Kunjungi Singapura, Menteri Rosan Bidik Kesempatan Penyertaan Modal Hijau serta Hilirisasi

JAKARTA – Menteri Penyertaan Modal serta Hilirisasi/Kepala BKPM Rosan Perkasa Roeslani membidik kesempatan pembangunan ekonomi di dalam sektor energi hijau juga hilirisasi. Hal itu tercermin dari forum Exclusive Dialogue: Mapping Indonesia Investment Trend 2025 yang tersebut berlangsung di area Singapura, hari terakhir pekan (6/12/2024).
Menurut dia, pentingnya kolaborasi internasional untuk membantu ketahanan energi hingga proses pengolahan lebih lanjut komoditas strategis. Rosan pun menyoroti potensi energi terbarukan (EBT) sebesar 3.700 gigawatt.
“Fokus pada pengembangan sumber daya manusia adalah langkah vital di mewujudkan visi penyelenggaraan berkelanjutan,” ujar Rosan melalui keterangan pers, Mingguan (8/12/2024).
Indonesia miliki kedudukan strategis untuk menjadi pemimpin pengembangan ekosistem penyimpan daya kendaraan listrik serta lapangan usaha berbasis kelautan. pemerintahan pun optimis bahwa peningkatan kerja mirip lintas sektor di dalam tahun mendatang akan meningkatkan kekuatan proyek strategis dan juga menjaga keberlanjutan penanaman modal di tempat Tanah Air.

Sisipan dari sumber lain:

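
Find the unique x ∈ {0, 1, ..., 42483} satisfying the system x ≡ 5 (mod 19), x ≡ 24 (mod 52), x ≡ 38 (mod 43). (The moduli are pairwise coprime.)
The moduli 19, 52, 43 are pairwise coprime, so by the CRT there is a unique solution mod 19·52·43 = 42484.
Solve by successive substitution. Start with x ≡ 5 (mod 19).
  Combine with x ≡ 24 (mod 52): write x = 5 + 19·t and require 5 + 19·t ≡ 24 (mod 52), i.e. 19·t ≡ 24 − 5 ≡ 19 (mod 52). Since 19^(−1) ≡ 11 (mod 52), t ≡ 11·19 ≡ 1 (mod 52). So x ≡ 5 + 19·1 = 24 (mod 988).
  Combine with x ≡ 38 (mod 43): write x = 24 + 988·t and require 24 + 988·t ≡ 38 (mod 43), i.e. 988·t ≡ 38 − 24 ≡ 14 (mod 43). Since 988^(−1) ≡ 42 (mod 43) (988 ≡ 42 (mod 43)), t ≡ 42·14 ≡ 29 (mod 43). So x ≡ 24 + 988·29 = 28676 (mod 42484).
Unique solution in [0, 42484): x = 28676.

Final answer: x ≡ 28676 (mod 42484); the representative in [0, 42484) is 28676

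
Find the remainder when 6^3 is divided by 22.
Use repeated squaring. Binary(3) = 11. Walk through the bits of the exponent 3 left-to-right: at each bit after the leading one, square the running value, then multiply by 6 if the bit is 1 (always reducing mod 22):
  bit 1 = 1 (leading): start with 6.
  bit 2 = 1: square 6^2 = 36 ≡ 14; bit is 1, so multiply 14·6 = 84 ≡ 18 (mod 22).
Final value: 6^3 ≡ 18 (mod 22).

Final answer: 18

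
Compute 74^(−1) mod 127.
74^(−1) ≡ 115 (mod 127)

Apply the extended Euclidean algorithm to (127, 74), tracking rows (r, s, t) with s·127 + t·74 = r. Each division r_prev = q·r_cur + r_new produces the new row as (previous row) − q·(current row):
  row A: (127, 1, 0)   [1·127 + 0·74 = 127]
  row B: (74, 0, 1)   [0·127 + 1·74 = 74]
  127 = 1·74 + 53   → row C = row A − 1·row B = (53, 1, −1)   [check: 1·127 − 1·74 = 53]
  74 = 1·53 + 21   → row D = row B − 1·row C = (21, −1, 2)   [check: −1·127 + 2·74 = 21]
  53 = 2·21 + 11   → row E = row C − 2·row D = (11, 3, −5)   [check: 3·127 − 5·74 = 11]
  21 = 1·11 + 10   → row F = row D − 1·row E = (10, −4, 7)   [check: −4·127 + 7·74 = 10]
  11 = 1·10 + 1   → row G = row E − 1·row F = (1, 7, −12)   [check: 7·127 − 12·74 = 1]
  10 = 10·1 + 0   → remainder 0, stop. gcd = 1 (last nonzero row G).
The gcd is 1, so 74 is invertible mod 127. The last nonzero row gives 7·127 − 12·74 = 1, so t = −12. So 74^(−1) ≡ −12 ≡ 115 (mod 127). Verify: 74 · 115 = 8510 ≡ 1 (mod 127). ✓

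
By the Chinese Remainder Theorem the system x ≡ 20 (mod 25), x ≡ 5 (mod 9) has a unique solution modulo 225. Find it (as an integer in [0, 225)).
The moduli 25, 9 are pairwise coprime, so by the CRT there is a unique solution mod 25·9 = 225.
Solve by successive substitution. Start with x ≡ 20 (mod 25).
  Combine with x ≡ 5 (mod 9): write x = 20 + 25·t and require 20 + 25·t ≡ 5 (mod 9), i.e. 25·t ≡ 5 − 20 ≡ 3 (mod 9). Since 25^(−1) ≡ 4 (mod 9) (25 ≡ 7 (mod 9)), t ≡ 4·3 ≡ 3 (mod 9). So x ≡ 20 + 25·3 = 95 (mod 225).
Unique solution in [0, 225): x = 95.

Final answer: x ≡ 95 (mod 225); the representative in [0, 225) is 95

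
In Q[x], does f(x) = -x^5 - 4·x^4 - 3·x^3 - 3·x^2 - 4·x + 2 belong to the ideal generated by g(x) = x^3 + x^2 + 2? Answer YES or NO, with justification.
NO

In Q[x] the ideal (g) consists of all multiples of g, so f ∈ (g) iff g | f, i.e. iff the remainder of f on division by g is 0. Divide f by g (g is monic, so eliminate the leading term of the running remainder at each step):
  leading term -x^5: subtract (-x^2)·g(x) = -x^5 - x^4 - 2·x^2, leaving -3·x^4 - 3·x^3 - x^2 - 4·x + 2
  leading term -3·x^4: subtract (-3·x)·g(x) = -3·x^4 - 3·x^3 - 6·x, leaving -x^2 + 2·x + 2
The remainder r(x) = -x^2 + 2·x + 2 ≠ 0 (and deg r < deg g), so g ∤ f, i.e. f ∉ (g).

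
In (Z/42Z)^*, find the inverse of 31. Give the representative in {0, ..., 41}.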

Rosan mencatat, keunggulan komparatif ini diperkuat oleh rata-rata perkembangan dunia usaha sebesar 5 persen pada beberapa tahun terakhir, menjadikan Indonesia salah satu negara dengan performa dunia usaha yang unggul. Meski demikian, pemerintah mengingatkan perlunya tindakan cepat untuk memanfaatkan bonus demografi yang mana sedang berlangsung.
Senada, Duta Besar Republik Indonesia untuk Singapura H.E. Suryopratomo menegaskan komitmen pemerintah untuk mencapai target perkembangan kegiatan ekonomi di tempat level 8% selama masa pemerintahan baru. Fokus utama konstruksi diarahkan pada metamorfosis dunia usaha digital, percepatan sektor ekonomi hijau, kemudian penguatan integrasi regional melalui kolaborasi internasional.
“Target ini bukanlah belaka sekedar tujuan, tetapi juga seruan untuk bertindak, menyebabkan Indonesia ke tingkat yang tersebut lebih tinggi tinggi pada sedang dinamika global melalui langkah-langkah strategis yang dimaksud menyokong kemajuan bangsa,” jelas Suryopratomo.
Berdasarkan data Kementerian Pengembangan Usaha dan juga Hilirisasi/BKPM, total realisasi pembangunan ekonomi Singapura di dalam Indonesia selama 2020-September 2024 selalu menjadi kontributor Foreign Direct Investment (FDI) nomor satu, mencapai USD62,16 miliar.
Investasi dari Singapura didominasi sektor Industri Logam, Bukan Industri Mesin kemudian Elektronik (23%); Transportasi, Gudang lalu Pertelekomunikasian (16%); Industri Makanan (9%); Perumahan, Industri, dan juga Pusat Perkantoran (8%); juga Industri Kertas juga Percetakan (7%).